After four previous months of declines, Japanese arrivals in April rose 1.9 percent year-over-year to 98,240 visitors. The gains were due in part to strong demand for Hawaii during Golden Week, which began April 29, as well as the Honolulu concert by popular Japanese band Dreams Come True. A nearly 73 percent increase in the number of Japanese visitors who came to Hawaii to get married also gave the market a boost.
However, spending from Japanese visitors, who have been battling an unfavorable exchange rate for some time, continued to decline, dropping 10.5 percent from the prior year to $136.2 million.
"We are seeing some weakness in the Japanese market from the weakening of the yen against the dollar," Toy said.
Eric Takahata, managing director for Hawaii Tourism Japan, said some of the decline also is due to the Japanese government and tour companies focusing on inbound and domestic travel as the country prepares for the Tokyo Olympics in 2020.
"During Golden Week, Universal Studio Japan was going gangbusters as people chose to stay home and go there," Takahata said.
Other international markets also have been affected by unfavorable currency exchange rates, said Wallace.
"Visitors from Canada, Australia and Japan were all significantly disadvantaged," Wallace said.
Canadian arrivals declined 8.3 percent year-over-year to 45,422 visitors, which resulted in a 7.1 percent year-over-year drop in visitor expenditures to $88.1 million.
April arrivals from "all other" markets, which includes Australia, New Zealand, Europe, Latin America and the generally fast-growing Asian countries outside of Japan, rose only 2.9 percent year-over-year to 92,538 visitors.
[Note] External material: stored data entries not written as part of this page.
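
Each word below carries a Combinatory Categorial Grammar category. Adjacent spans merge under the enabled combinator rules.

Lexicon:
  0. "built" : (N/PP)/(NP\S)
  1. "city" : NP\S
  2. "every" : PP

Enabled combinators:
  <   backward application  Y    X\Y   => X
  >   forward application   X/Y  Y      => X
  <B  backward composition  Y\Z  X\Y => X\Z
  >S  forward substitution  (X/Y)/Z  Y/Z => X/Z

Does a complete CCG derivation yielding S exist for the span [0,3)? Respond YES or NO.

(N/PP)/(NP\S) NP\S PP
CKY chart[0,3] = {N}; S ∉ chart

NO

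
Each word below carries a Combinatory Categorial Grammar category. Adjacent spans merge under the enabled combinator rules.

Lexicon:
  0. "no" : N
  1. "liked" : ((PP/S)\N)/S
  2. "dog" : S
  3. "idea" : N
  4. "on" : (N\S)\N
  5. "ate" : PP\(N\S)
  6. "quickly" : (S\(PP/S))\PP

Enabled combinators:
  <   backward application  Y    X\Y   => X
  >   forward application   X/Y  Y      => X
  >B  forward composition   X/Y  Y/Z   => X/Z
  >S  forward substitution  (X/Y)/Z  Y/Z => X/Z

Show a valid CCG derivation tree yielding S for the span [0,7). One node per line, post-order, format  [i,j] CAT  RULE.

[0,1] N  lex  "no"
[1,2] ((PP/S)\N)/S  lex  "liked"
[2,3] S  lex  "dog"
[1,3] (PP/S)\N  >  k=2
[0,3] PP/S  <  k=1
[3,4] N  lex  "idea"
[4,5] (N\S)\N  lex  "on"
[3,5] N\S  <  k=4
[5,6] PP\(N\S)  lex  "ate"
[3,6] PP  <  k=5
[6,7] (S\(PP/S))\PP  lex  "quickly"
[3,7] S\(PP/S)  <  k=6
[0,7] S  <  k=3

[0,7] S   <
  [0,3] PP/S   <
    [0,1] "no" : N
    [1,3] (PP/S)\N   >
      [1,2] "liked" : ((PP/S)\N)/S
      [2,3] "dog" : S
  [3,7] S\(PP/S)   <
    [3,6] PP   <
      [3,5] N\S   <
        [3,4] "idea" : N
        [4,5] "on" : (N\S)\N
      [5,6] "ate" : PP\(N\S)
    [6,7] "quickly" : (S\(PP/S))\PP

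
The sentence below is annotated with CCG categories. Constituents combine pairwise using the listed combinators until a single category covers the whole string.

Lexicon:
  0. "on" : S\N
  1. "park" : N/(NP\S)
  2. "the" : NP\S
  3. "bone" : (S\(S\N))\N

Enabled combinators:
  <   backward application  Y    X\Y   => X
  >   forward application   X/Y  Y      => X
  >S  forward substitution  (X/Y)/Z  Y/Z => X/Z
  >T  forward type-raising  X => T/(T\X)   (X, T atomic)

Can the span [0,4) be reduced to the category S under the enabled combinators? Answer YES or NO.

YES

[0,4] S   <
  [0,1] "on" : S\N
  [1,4] S\(S\N)   <
    [1,3] N   >
      [1,2] "park" : N/(NP\S)
      [2,3] "the" : NP\S
    [3,4] "bone" : (S\(S\N))\N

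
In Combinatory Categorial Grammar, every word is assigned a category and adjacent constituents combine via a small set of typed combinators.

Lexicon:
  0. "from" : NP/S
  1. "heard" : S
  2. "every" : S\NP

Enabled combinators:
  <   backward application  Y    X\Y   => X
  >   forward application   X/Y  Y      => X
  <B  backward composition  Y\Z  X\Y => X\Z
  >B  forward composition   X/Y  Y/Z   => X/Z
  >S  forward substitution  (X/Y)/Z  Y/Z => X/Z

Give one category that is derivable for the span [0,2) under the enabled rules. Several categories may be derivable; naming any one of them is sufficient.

NP

[0,3] S   <
  [0,2] NP   >
    [0,1] "from" : NP/S
    [1,2] "heard" : S
  [2,3] "every" : S\NP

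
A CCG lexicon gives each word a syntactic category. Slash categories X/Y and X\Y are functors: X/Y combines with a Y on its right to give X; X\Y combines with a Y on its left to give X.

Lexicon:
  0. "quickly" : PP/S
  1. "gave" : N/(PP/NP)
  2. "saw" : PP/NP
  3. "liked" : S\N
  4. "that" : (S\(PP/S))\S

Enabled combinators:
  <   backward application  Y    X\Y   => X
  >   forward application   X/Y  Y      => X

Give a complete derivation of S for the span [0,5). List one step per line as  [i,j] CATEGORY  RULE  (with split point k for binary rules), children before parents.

[0,1] PP/S  lex  "quickly"
[1,2] N/(PP/NP)  lex  "gave"
[2,3] PP/NP  lex  "saw"
[1,3] N  >  k=2
[3,4] S\N  lex  "liked"
[1,4] S  <  k=3
[4,5] (S\(PP/S))\S  lex  "that"
[1,5] S\(PP/S)  <  k=4
[0,5] S  <  k=1

[0,5] S   <
  [0,1] "quickly" : PP/S
  [1,5] S\(PP/S)   <
    [1,4] S   <
      [1,3] N   >
        [1,2] "gave" : N/(PP/NP)
        [2,3] "saw" : PP/NP
      [3,4] "liked" : S\N
    [4,5] "that" : (S\(PP/S))\S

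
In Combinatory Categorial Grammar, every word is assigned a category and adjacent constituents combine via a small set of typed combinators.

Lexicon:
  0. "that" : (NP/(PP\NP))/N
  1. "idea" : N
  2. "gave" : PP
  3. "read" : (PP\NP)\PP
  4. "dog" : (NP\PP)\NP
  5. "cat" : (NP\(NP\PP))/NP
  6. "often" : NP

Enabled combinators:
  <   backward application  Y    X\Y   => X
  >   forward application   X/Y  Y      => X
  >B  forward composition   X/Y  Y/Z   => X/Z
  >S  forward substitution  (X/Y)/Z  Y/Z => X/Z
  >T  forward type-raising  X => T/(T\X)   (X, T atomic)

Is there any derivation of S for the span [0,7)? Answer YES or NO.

NO

(NP/(PP\NP))/N N PP (PP\NP)\PP (NP\PP)\NP (NP\(NP\PP))/NP NP
CKY chart[0,7] = {N/(N\NP), NP, NP/(NP\NP), PP/(PP\NP), S/(S\NP)}; S ∉ chart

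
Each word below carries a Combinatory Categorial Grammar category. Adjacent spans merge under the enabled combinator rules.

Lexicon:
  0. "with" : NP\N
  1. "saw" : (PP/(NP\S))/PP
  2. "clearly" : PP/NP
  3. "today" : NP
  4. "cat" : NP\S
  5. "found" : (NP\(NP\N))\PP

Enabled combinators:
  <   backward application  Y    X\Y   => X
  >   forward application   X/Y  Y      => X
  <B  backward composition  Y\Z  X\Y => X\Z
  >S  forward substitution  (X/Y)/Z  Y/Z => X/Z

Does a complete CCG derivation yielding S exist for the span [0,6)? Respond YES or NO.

NO

NP\N (PP/(NP\S))/PP PP/NP NP NP\S (NP\(NP\N))\PP
CKY chart[0,6] = {NP}; S ∉ chart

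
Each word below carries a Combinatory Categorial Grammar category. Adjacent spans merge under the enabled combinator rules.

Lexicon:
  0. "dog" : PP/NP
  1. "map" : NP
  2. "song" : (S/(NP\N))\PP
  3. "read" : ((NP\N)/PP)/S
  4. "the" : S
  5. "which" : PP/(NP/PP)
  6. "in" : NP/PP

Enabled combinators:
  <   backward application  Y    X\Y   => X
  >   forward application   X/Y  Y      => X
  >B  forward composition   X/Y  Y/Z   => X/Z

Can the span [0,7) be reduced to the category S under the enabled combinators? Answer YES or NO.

[0,7] S   >
  [0,3] S/(NP\N)   <
    [0,2] PP   >
      [0,1] "dog" : PP/NP
      [1,2] "map" : NP
    [2,3] "song" : (S/(NP\N))\PP
  [3,7] NP\N   >
    [3,5] (NP\N)/PP   >
      [3,4] "read" : ((NP\N)/PP)/S
      [4,5] "the" : S
    [5,7] PP   >
      [5,6] "which" : PP/(NP/PP)
      [6,7] "in" : NP/PP

YES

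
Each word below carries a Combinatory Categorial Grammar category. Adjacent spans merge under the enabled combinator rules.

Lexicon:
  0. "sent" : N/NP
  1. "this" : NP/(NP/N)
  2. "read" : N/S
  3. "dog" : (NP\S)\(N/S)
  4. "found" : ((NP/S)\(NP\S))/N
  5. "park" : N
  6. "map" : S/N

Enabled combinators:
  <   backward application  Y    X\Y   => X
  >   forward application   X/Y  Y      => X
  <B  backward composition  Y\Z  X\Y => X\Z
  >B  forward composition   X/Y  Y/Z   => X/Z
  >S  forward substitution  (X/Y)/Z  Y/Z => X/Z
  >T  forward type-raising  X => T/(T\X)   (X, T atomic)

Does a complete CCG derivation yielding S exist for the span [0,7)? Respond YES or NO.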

The lowered growth rate was due in part to a 3.7 percent drop in visitors from Australia, a 1.8 percent drop in visitors from China and a 2.7 percent drop in visitors from Korea. However, combined expenditures from all-other visitors were $256.8 million, 26.5 percent higher than last April.
While incentive visitors rose 14.6 percent, as many as 5 percent fewer visitors came for conventions and nearly 9 percent fewer came to attend a corporate meeting.
"When group travel is down, it hurts all segments of the market since we have less of a base of business to build our rates on," Wallace said.
Overall performance in April wasn’t as strong as March; still, the results helped to bolster the year-to-date outcome. During the first four months of the year, total arrivals increased 2.9 percent year-over-year to nearly 2.8 million visitors, while total visitor spending remained flat at $5 billion.